About Analytical Services and Training
The Analytical Services and Training at the Complex Carbohydrate Research Center (AST-CCRC) provides services in the isolation, structural elucidation and validation of polysaccharides, glycoproteins, and glycolipids. These services are offered to university, government, and industrial laboratories world-wide.
We offer: In-depth structural characterization of samples derived from plant, animal, bacteria, or produced through cell culture. The Analytical Services team has the expertise and experience to tackle the most challenging projects in the analysis of glycoconjugates. Each year, CCRC Analytical Services and Training provides specialized carbohydrate analyses to over 100 users. Although we are not GLP-certified, we are committed to follow the GLP and GMP regulation and ICH guidelines. We also develop and perform method validations. The CCRC is willing to sign confidential disclosure agreements with companies and universities upon request.
Hands-on training: AST-CCRC offers (https://ast.uga.edu/training-in-glycoscience/) for scientists every summer in academic, governmental and industry. We train undergraduate and graduate students, postdoctoral research associates, and visiting scientists from the United States and around the world in the principles, methods, and analytical techniques used to study complex carbohydrates. In addition to offering carbohydrate analytical services and training to the scientific community, the AST- CCRC also conducts research into new methods for glycoscience research.
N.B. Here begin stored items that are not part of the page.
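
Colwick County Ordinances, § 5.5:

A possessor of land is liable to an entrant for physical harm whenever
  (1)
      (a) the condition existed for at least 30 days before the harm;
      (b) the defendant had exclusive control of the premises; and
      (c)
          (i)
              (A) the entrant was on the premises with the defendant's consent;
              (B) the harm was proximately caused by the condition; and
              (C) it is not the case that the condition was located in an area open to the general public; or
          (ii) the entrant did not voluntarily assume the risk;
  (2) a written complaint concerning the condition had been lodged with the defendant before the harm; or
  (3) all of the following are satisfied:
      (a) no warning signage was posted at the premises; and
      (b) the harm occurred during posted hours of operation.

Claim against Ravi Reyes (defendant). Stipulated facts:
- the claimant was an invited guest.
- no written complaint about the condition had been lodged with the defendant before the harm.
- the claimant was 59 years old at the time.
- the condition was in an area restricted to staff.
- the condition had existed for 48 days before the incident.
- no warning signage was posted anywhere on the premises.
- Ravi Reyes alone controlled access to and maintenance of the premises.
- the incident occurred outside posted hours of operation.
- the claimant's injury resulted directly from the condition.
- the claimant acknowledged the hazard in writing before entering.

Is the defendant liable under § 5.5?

(a) condition ≥30 days old — holds.
(b) exclusive control — met.
(A) consent to enter — met.
(B) proximate cause — met.
(C) not (public area) — holds.
(i): T AND T AND T → true.
(ii) no assumed risk — not satisfied.
(c): T OR F → true.
(1): T AND T AND T → true.
(2) complaint lodged — fails.
(a) no signage posted — met.
(b) during posted hours — not satisfied.
(3): T AND F → false.
Overall: T OR F OR F → true.

Yes — liable.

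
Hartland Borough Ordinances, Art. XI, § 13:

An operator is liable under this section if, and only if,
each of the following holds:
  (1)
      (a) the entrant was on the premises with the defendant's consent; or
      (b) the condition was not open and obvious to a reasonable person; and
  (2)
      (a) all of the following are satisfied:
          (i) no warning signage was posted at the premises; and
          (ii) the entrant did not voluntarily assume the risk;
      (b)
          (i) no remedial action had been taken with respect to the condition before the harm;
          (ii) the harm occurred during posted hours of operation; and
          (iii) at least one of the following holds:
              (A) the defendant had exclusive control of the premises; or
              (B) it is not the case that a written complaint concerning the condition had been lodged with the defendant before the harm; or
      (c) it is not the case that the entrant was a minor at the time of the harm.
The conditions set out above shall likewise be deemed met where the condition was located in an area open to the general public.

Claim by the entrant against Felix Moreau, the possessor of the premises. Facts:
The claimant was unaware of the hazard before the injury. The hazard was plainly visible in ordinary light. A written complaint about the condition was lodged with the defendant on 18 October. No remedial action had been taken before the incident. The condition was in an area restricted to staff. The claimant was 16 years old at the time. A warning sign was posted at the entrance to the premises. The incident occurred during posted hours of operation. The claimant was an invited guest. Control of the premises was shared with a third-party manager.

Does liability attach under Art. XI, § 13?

No — not liable.

(a) consent to enter — met.
(b) not open/obvious — not met.
(1): T OR F → true.
(i) no signage posted — fails.
(ii) no assumed risk — satisfied.
(a) = F AND T = false.
(i) no remedial action — met.
(ii) during posted hours — holds.
(A) exclusive control — fails.
(B) not (complaint lodged) — fails.
(iii): F OR F → false.
So (b) is not satisfied (T AND T AND F).
(c) not (entrant a minor) — not satisfied.
(2): F OR F OR F → false.
Overall: T AND F → false.
Exception (public area) — not satisfied.
Result: main false OR exception false → false.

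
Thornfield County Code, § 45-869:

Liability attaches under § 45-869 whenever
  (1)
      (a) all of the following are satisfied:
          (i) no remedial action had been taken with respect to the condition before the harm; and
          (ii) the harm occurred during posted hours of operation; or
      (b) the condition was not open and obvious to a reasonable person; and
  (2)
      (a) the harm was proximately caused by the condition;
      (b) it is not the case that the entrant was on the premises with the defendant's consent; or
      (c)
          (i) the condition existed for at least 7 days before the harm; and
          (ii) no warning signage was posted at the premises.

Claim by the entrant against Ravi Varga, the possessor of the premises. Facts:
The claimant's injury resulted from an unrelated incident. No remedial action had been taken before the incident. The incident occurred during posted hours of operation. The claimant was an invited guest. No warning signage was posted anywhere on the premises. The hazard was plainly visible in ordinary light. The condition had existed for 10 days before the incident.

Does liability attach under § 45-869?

Yes — liable.

(i) no remedial action — holds.
(ii) during posted hours — holds.
So (a) is satisfied (T AND T).
(b) not open/obvious — fails.
(1) = T OR F = true.
(a) proximate cause — fails.
(b) not (consent to enter) — fails.
(i) condition ≥7 days old — satisfied.
(ii) no signage posted — satisfied.
(c): T AND T → true.
(2): F OR F OR T → true.
Overall = T AND T = true.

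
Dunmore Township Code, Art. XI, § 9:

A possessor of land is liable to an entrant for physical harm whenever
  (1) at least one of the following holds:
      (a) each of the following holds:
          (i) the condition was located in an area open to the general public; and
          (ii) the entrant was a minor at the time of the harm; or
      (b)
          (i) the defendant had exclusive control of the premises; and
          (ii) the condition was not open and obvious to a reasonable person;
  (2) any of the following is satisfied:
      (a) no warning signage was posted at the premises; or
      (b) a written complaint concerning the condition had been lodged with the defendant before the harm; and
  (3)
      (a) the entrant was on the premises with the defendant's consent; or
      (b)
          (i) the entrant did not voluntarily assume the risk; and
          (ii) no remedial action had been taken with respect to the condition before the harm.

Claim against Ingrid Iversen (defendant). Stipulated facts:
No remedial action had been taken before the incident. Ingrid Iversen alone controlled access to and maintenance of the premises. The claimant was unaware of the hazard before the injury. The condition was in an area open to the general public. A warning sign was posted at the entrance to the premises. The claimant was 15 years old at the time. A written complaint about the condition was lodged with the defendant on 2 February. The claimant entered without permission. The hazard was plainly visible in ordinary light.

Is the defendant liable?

(i) public area — holds.
(ii) entrant a minor — satisfied.
So (a) is satisfied (T AND T).
(i) exclusive control — met.
(ii) not open/obvious — not met.
So (b) is not satisfied (T AND F).
(1): T OR F → true.
(a) no signage posted — not met.
(b) complaint lodged — holds.
(2): F OR T → true.
(a) consent to enter — not satisfied.
(i) no assumed risk — met.
(ii) no remedial action — satisfied.
(b) = T AND T = true.
(3): F OR T → true.
Overall = T AND T AND T = true.

Yes — liable.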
About the CCRC: The CCRC was founded at the University of Georgia in September 1985 to answer the national need for a center devoted to increasing knowledge of the structures and functions of complex carbohydrates. Evidence was rapidly growing of the key roles these molecules play in a broad range of biological recognition and regulatory phenomena — cellular communication, gene expression, immunology, organism defense mechanisms, growth and development. As this area of research had been a relatively under-funded and under-staffed endeavor in the United States, it was essential to direct more research attention and investment toward elucidating the chemical structures and biological functions of the oligo- and polysaccharides involved in these processes, to train more glycoscientists, and to bring together the multidisciplinary expertise and the expensive instrumentation required to serve the scientific community.
Today, the CCRC is home to three federally designated centers for carbohydrate research: the Department of Energy (DOE)-funded Center for Plant and Microbial Complex Carbohydrates and Center for Bioenergy Innovation, the National Institutes of Health-funded “National Resource Center in Glycoscience”, as well as the New Materials Institute. Analytical Services and Training at the CCRC are committed to facilitating glycobiology and glycoscience research and training.